From 5a9dc3e4a1a59dab1ef0f05faad4784a6a529a17 Mon Sep 17 00:00:00 2001
From: Roy Shilkrot <roy.shil@gmail.com>
Date: Mon, 3 Feb 2025 13:00:10 -0500
Subject: [PATCH 1/2] CUDA: update compilation flags for improved performance

---
 src/ggml-cuda/CMakeLists.txt | 2 +-
 1 file changed, 1 insertion(+), 1 deletion(-)

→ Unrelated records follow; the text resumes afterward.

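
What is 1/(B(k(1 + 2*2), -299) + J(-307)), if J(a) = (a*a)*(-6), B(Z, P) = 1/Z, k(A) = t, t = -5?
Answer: -5/2827471 ≈ -1.7684e-6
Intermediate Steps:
k(A) = -5
J(a) = -6*a² (J(a) = a²*(-6) = -6*a²)
1/(B(k(1 + 2*2), -299) + J(-307)) = 1/(1/(-5) - 6*(-307)²) = 1/(-⅕ - 6*94249) = 1/(-⅕ - 565494) = 1/(-2827471/5) = -5/2827471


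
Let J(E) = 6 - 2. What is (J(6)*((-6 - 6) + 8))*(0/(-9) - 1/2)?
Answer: 8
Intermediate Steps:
J(E) = 4
(J(6)*((-6 - 6) + 8))*(0/(-9) - 1/2) = (4*((-6 - 6) + 8))*(0/(-9) - 1/2) = (4*(-12 + 8))*(0*(-⅑) - 1*½) = (4*(-4))*(0 - ½) = -16*(-½) = 8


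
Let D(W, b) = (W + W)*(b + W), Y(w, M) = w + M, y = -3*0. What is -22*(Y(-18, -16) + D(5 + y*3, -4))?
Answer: 528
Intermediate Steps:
y = 0
Y(w, M) = M + w
D(W, b) = 2*W*(W + b) (D(W, b) = (2*W)*(W + b) = 2*W*(W + b))
-22*(Y(-18, -16) + D(5 + y*3, -4)) = -22*((-16 - 18) + 2*(5 + 0*3)*((5 + 0*3) - 4)) = -22*(-34 + 2*(5 + 0)*((5 + 0) - 4)) = -22*(-34 + 2*5*(5 - 4)) = -22*(-34 + 2*5*1) = -22*(-34 + 10) = -22*(-24) = 528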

diff --git a/src/ggml-cuda/CMakeLists.txt b/src/ggml-cuda/CMakeLists.txt
index 119fd39b8..54989d3cd 100644
--- a/src/ggml-cuda/CMakeLists.txt
+++ b/src/ggml-cuda/CMakeLists.txt
@@ -96,7 +96,7 @@ if (CUDAToolkit_FOUND)
 
     set(CUDA_CXX_FLAGS "")
 
-    set(CUDA_FLAGS -use_fast_math)
+    set(CUDA_FLAGS -use_fast_math --threads=0 --split-compile=0)
 
     if (GGML_FATAL_WARNINGS)
         list(APPEND CUDA_FLAGS -Werror all-warnings)

From 9172f862bfe6aa3498e6481ec4dc5803e6d4bf38 Mon Sep 17 00:00:00 2001
From: Roy Shilkrot <roy.shil@gmail.com>
Date: Mon, 3 Feb 2025 13:25:49 -0500
Subject: [PATCH 2/2] CMake: add option for CUDA compile threads and update
 flags

---
 CMakeLists.txt               | 1 +
 src/ggml-cuda/CMakeLists.txt | 2 +-
 2 files changed, 2 insertions(+), 1 deletion(-)

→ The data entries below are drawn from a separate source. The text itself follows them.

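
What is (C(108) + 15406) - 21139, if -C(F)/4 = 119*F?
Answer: -57141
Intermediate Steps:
C(F) = -476*F
(C(108) + 15406) - 21139 = (-476*108 + 15406) - 21139 = (-51408 + 15406) - 21139 = -36002 - 21139 = -57141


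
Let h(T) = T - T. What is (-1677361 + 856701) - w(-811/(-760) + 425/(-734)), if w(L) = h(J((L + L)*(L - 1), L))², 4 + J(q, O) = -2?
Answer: -820660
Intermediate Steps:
J(q, O) = -6 (J(q, O) = -4 - 2 = -6)
h(T) = 0
w(L) = 0 (w(L) = 0² = 0)
(-1677361 + 856701) - w(-811/(-760) + 425/(-734)) = (-1677361 + 856701) - 1*0 = -820660 + 0 = -820660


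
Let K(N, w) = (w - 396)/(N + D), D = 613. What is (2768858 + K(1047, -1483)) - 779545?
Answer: 3302257701/1660 ≈ 1.9893e+6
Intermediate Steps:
K(N, w) = (-396 + w)/(613 + N) (K(N, w) = (w - 396)/(N + 613) = (-396 + w)/(613 + N))
(2768858 + K(1047, -1483)) - 779545 = (2768858 + (-396 - 1483)/(613 + 1047)) - 779545 = (2768858 - 1879/1660) - 779545 = 4596302401/1660 - 779545 = 3302257701/1660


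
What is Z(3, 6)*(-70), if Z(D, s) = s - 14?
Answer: 560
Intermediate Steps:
Z(D, s) = -14 + s
Z(3, 6)*(-70) = (-14 + 6)*(-70) = -8*(-70) = 560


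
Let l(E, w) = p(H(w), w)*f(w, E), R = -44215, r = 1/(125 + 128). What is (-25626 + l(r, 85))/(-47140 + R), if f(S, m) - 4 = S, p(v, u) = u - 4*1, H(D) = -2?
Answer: 18417/91355 ≈ 0.20160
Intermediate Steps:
r = 1/253 ≈ 0.0039526
p(v, u) = -4 + u (p(v, u) = u - 4 = -4 + u)
f(S, m) = 4 + S
l(E, w) = (-4 + w)*(4 + w)
(-25626 + l(r, 85))/(-47140 + R) = (-25626 + (-16 + 85²))/(-47140 - 44215) = (-25626 + (-16 + 7225))/(-91355) = (-25626 + 7209)*(-1/91355) = -18417*(-1/91355) = 18417/91355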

diff --git a/CMakeLists.txt b/CMakeLists.txt
index 7c069e420..63a191411 100644
--- a/CMakeLists.txt
+++ b/CMakeLists.txt
@@ -152,6 +152,7 @@ option(GGML_CUDA_NO_PEER_COPY               "ggml: do not use peer to peer copie
 option(GGML_CUDA_NO_VMM                     "ggml: do not try to use CUDA VMM"                OFF)
 option(GGML_CUDA_FA_ALL_QUANTS              "ggml: compile all quants for FlashAttention"     OFF)
 option(GGML_CUDA_GRAPHS                     "ggml: use CUDA graphs (llama.cpp only)"          ${GGML_CUDA_GRAPHS_DEFAULT})
+option(GGML_CUDA_COMPILE_THREADS            "ggml: CUDA compile threads (0 - auto)"           0)
 
 option(GGML_HIP                             "ggml: use HIP"                                   OFF)
 option(GGML_HIP_GRAPHS                      "ggml: use HIP graph, experimental, slow"         OFF)
diff --git a/src/ggml-cuda/CMakeLists.txt b/src/ggml-cuda/CMakeLists.txt
index 54989d3cd..721f9aeae 100644
--- a/src/ggml-cuda/CMakeLists.txt
+++ b/src/ggml-cuda/CMakeLists.txt
@@ -96,7 +96,7 @@ if (CUDAToolkit_FOUND)
 
     set(CUDA_CXX_FLAGS "")
 
-    set(CUDA_FLAGS -use_fast_math --threads=0 --split-compile=0)
+    set(CUDA_FLAGS -use_fast_math --threads=${GGML_CUDA_COMPILE_THREADS} --split-compile=${GGML_CUDA_COMPILE_THREADS})
 
     if (GGML_FATAL_WARNINGS)
         list(APPEND CUDA_FLAGS -Werror all-warnings)